Project to improve handicapped access at bus stops

       Wheelchair citizens will have an easier time getting on and off buses on Route 3 through the Westside, thanks to a stop-reconstruction project tentatively due to start in August.
       Expected to last up to four months, the work will chiefly involve installing new or expanded concrete pads at about 30 of the route's 85 bus stops and about 60 pedestrian ramps near those and others, according to Bill Bottini, construction coordinator with Mountain Metropoli-tan Transit, the city-owned bus system. Nearly all the stops getting attention will be those along Colorado Avenue between 8th and 31st streets. Although there will be some impacts on riders, all stops will remain open throughout the project, he added.
       Route 3 was chosen because it is Metro's third most popular route, having carried about 267,000 total trips last year, said Amy MacDonald of Metro's communications office. She noted that Routes 1 (the Hillside area) and 25 (Academy Boulevard) have already had similar upgrades.“It's going to help the disabled access transit better,” she commented. “Some places don't have pads or ramps.”
       A stop due for particularly extensive work is the one at the northeast corner of 31st and Colorado, where 125 feet of sidewalk will be poured. Currently, “the stop there is like an island,” MacDonald said.
       Even where the concrete pads are now accessible from the sidewalk, the city's thinking is that many are not expansive enough for people on wheelchairs to safely navigate up to the curb (where the more modern city buses have a lift to bring them on board).

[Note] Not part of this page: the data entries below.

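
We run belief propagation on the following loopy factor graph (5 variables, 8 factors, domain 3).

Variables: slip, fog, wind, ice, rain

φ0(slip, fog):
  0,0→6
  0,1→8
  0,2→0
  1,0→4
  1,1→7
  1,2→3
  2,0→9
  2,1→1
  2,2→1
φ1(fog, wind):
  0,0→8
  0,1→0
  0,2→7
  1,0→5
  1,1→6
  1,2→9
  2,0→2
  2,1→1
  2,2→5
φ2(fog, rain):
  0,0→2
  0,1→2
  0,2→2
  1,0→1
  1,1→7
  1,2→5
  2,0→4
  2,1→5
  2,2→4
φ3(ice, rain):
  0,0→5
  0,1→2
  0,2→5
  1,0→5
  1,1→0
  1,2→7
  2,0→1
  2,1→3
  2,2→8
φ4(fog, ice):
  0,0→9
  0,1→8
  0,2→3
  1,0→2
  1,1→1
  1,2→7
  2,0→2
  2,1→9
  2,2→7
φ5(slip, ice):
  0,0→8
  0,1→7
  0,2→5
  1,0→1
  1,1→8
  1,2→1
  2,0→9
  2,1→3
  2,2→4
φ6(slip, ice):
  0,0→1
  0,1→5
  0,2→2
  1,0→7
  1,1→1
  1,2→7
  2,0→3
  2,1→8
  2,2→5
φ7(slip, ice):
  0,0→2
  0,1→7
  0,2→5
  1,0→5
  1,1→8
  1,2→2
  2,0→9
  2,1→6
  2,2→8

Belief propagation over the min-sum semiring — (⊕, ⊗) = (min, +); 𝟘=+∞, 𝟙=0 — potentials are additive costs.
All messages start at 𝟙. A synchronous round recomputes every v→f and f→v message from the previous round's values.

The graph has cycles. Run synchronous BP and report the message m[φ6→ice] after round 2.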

The replacement pads will follow the new City Engineering specification of 5 by 15 feet, as compared to the old sizes of 3 to 5 feet by 8 to 10 feet.

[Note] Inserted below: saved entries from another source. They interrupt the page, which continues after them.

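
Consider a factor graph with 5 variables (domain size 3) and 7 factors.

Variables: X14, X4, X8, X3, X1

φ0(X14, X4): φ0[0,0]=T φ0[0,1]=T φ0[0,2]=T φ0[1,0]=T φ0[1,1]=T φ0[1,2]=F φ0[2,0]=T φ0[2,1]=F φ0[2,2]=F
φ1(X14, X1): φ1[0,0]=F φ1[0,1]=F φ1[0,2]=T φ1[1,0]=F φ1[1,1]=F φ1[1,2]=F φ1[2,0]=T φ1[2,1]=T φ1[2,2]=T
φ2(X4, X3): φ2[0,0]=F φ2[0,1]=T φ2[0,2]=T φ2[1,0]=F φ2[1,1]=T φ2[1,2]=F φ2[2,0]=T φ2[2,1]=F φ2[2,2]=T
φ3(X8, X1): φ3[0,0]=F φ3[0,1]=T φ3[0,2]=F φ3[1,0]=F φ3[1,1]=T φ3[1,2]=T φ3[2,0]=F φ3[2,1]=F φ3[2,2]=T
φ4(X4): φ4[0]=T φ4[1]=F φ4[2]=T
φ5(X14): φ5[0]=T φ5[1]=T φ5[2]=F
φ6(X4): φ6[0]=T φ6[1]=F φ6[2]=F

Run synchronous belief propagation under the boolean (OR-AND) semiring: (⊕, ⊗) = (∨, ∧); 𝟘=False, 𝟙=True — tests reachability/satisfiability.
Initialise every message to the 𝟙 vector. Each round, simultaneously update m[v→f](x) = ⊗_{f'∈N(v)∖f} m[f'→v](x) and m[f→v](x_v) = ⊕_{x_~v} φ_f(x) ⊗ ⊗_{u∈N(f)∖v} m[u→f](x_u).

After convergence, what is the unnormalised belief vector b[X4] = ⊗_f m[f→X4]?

init: all messages = 𝟙 over 3 values
r1 m[φ0→X14] = [T, T, T]
r1 m[φ0→X4] = [T, T, T]
r1 m[φ1→X14] = [T, F, T]
r1 m[φ1→X1] = [T, T, T]
r1 m[φ2→X4] = [T, T, T]
r1 m[φ2→X3] = [T, T, T]
r1 m[φ3→X8] = [T, T, T]
r1 m[φ3→X1] = [F, T, T]
r1 m[φ4→X4] = [T, F, T]
r1 m[φ5→X14] = [T, T, F]
r1 m[φ6→X4] = [T, F, F]
r1 m[X14→φ0] = [T, T, T]
r1 m[X14→φ1] = [T, T, T]
r1 m[X14→φ5] = [T, T, T]
r1 m[X4→φ0] = [T, T, T]
r1 m[X4→φ2] = [T, T, T]
r1 m[X4→φ4] = [T, T, T]
r1 m[X4→φ6] = [T, T, T]
r1 m[X8→φ3] = [T, T, T]
r1 m[X3→φ2] = [T, T, T]
r1 m[X1→φ1] = [T, T, T]
r1 m[X1→φ3] = [T, T, T]
r2 m[φ0→X14] = [T, T, T]
r2 m[φ0→X4] = [T, T, T]
r2 m[φ1→X14] = [T, F, T]
r2 m[φ1→X1] = [T, T, T]
r2 m[φ2→X4] = [T, T, T]
r2 m[φ2→X3] = [T, T, T]
r2 m[φ3→X8] = [T, T, T]
r2 m[φ3→X1] = [F, T, T]
r2 m[φ4→X4] = [T, F, T]
r2 m[φ5→X14] = [T, T, F]
r2 m[φ6→X4] = [T, F, F]
r2 m[X14→φ0] = [T, F, F]
r2 m[X14→φ1] = [T, T, F]
r2 m[X14→φ5] = [T, F, T]
r2 m[X4→φ0] = [T, F, F]
r2 m[X4→φ2] = [T, F, F]
r2 m[X4→φ4] = [T, F, F]
r2 m[X4→φ6] = [T, F, T]
r2 m[X8→φ3] = [T, T, T]
r2 m[X3→φ2] = [T, T, T]
r2 m[X1→φ1] = [F, T, T]
r2 m[X1→φ3] = [T, T, T]
r3 m[φ0→X14] = [T, T, T]
r3 m[φ0→X4] = [T, T, T]
r3 m[φ1→X14] = [T, F, T]
r3 m[φ1→X1] = [F, F, T]
r3 m[φ2→X4] = [T, T, T]
r3 m[φ2→X3] = [F, T, T]
r3 m[φ3→X8] = [T, T, T]
r3 m[φ3→X1] = [F, T, T]
r3 m[φ4→X4] = [T, F, T]
r3 m[φ5→X14] = [T, T, F]
r3 m[φ6→X4] = [T, F, F]
r3 m[X14→φ0] = [T, F, F]
r3 m[X14→φ1] = [T, T, F]
r3 m[X14→φ5] = [T, F, T]
r3 m[X4→φ0] = [T, F, F]
r3 m[X4→φ2] = [T, F, F]
r3 m[X4→φ4] = [T, F, F]
r3 m[X4→φ6] = [T, F, T]
r3 m[X8→φ3] = [T, T, T]
r3 m[X3→φ2] = [T, T, T]
r3 m[X1→φ1] = [F, T, T]
r3 m[X1→φ3] = [T, T, T]
r4 m[φ0→X14] = [T, T, T]
r4 m[φ0→X4] = [T, T, T]
r4 m[φ1→X14] = [T, F, T]
r4 m[φ1→X1] = [F, F, T]
r4 m[φ2→X4] = [T, T, T]
r4 m[φ2→X3] = [F, T, T]
r4 m[φ3→X8] = [T, T, T]
r4 m[φ3→X1] = [F, T, T]
r4 m[φ4→X4] = [T, F, T]
r4 m[φ5→X14] = [T, T, F]
r4 m[φ6→X4] = [T, F, F]
r4 m[X14→φ0] = [T, F, F]
r4 m[X14→φ1] = [T, T, F]
r4 m[X14→φ5] = [T, F, T]
r4 m[X4→φ0] = [T, F, F]
r4 m[X4→φ2] = [T, F, F]
r4 m[X4→φ4] = [T, F, F]
r4 m[X4→φ6] = [T, F, T]
r4 m[X8→φ3] = [T, T, T]
r4 m[X3→φ2] = [T, T, T]
r4 m[X1→φ1] = [F, T, T]
r4 m[X1→φ3] = [F, F, T]
r5 m[φ0→X14] = [T, T, T]
r5 m[φ0→X4] = [T, T, T]
r5 m[φ1→X14] = [T, F, T]
r5 m[φ1→X1] = [F, F, T]
r5 m[φ2→X4] = [T, T, T]
r5 m[φ2→X3] = [F, T, T]
r5 m[φ3→X8] = [F, T, T]
r5 m[φ3→X1] = [F, T, T]
r5 m[φ4→X4] = [T, F, T]
r5 m[φ5→X14] = [T, T, F]
r5 m[φ6→X4] = [T, F, F]
r5 m[X14→φ0] = [T, F, F]
r5 m[X14→φ1] = [T, T, F]
r5 m[X14→φ5] = [T, F, T]
r5 m[X4→φ0] = [T, F, F]
r5 m[X4→φ2] = [T, F, F]
r5 m[X4→φ4] = [T, F, F]
r5 m[X4→φ6] = [T, F, T]
r5 m[X8→φ3] = [T, T, T]
r5 m[X3→φ2] = [T, T, T]
r5 m[X1→φ1] = [F, T, T]
r5 m[X1→φ3] = [F, F, T]
r6 m[φ0→X14] = [T, T, T]
r6 m[φ0→X4] = [T, T, T]
r6 m[φ1→X14] = [T, F, T]
r6 m[φ1→X1] = [F, F, T]
r6 m[φ2→X4] = [T, T, T]
r6 m[φ2→X3] = [F, T, T]
r6 m[φ3→X8] = [F, T, T]
r6 m[φ3→X1] = [F, T, T]
r6 m[φ4→X4] = [T, F, T]
r6 m[φ5→X14] = [T, T, F]
r6 m[φ6→X4] = [T, F, F]
r6 m[X14→φ0] = [T, F, F]
r6 m[X14→φ1] = [T, T, F]
r6 m[X14→φ5] = [T, F, T]
r6 m[X4→φ0] = [T, F, F]
r6 m[X4→φ2] = [T, F, F]
r6 m[X4→φ4] = [T, F, F]
r6 m[X4→φ6] = [T, F, T]
r6 m[X8→φ3] = [T, T, T]
r6 m[X3→φ2] = [T, T, T]
r6 m[X1→φ1] = [F, T, T]
r6 m[X1→φ3] = [F, F, T]
fixed point reached at round 6
b[X4] = ⊗ incoming = [T, F, F]

b[X4] = [T, F, F]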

       As for the pedestrian ramps, they are to be installed if there are none now near a bus stop or if they are the old kind (gray in color). “That's pretty much everything between 8th and 31st, Bottini said.
       No bus benches are scheduled for addition or replacement. That's outside the scope of the project, Bottini said. The 15 benches now between 8th and 31st are what's left of 32 saying “Colorado Avenue - Where Legend Lives” that were installed 20 years ago as part of a city redevelopment effort.
       The overall upgrade project is expected to cost about $350,000. The main funding is coming from the Federal Transit Administra-tion, with another $70,000 from the Pikes Peak Rural Transportation Authority (RTA) sales tax. The city is currently going through a bidding process to find a contractor. A selection is expected in about a month, after which work will begin, Bottini said.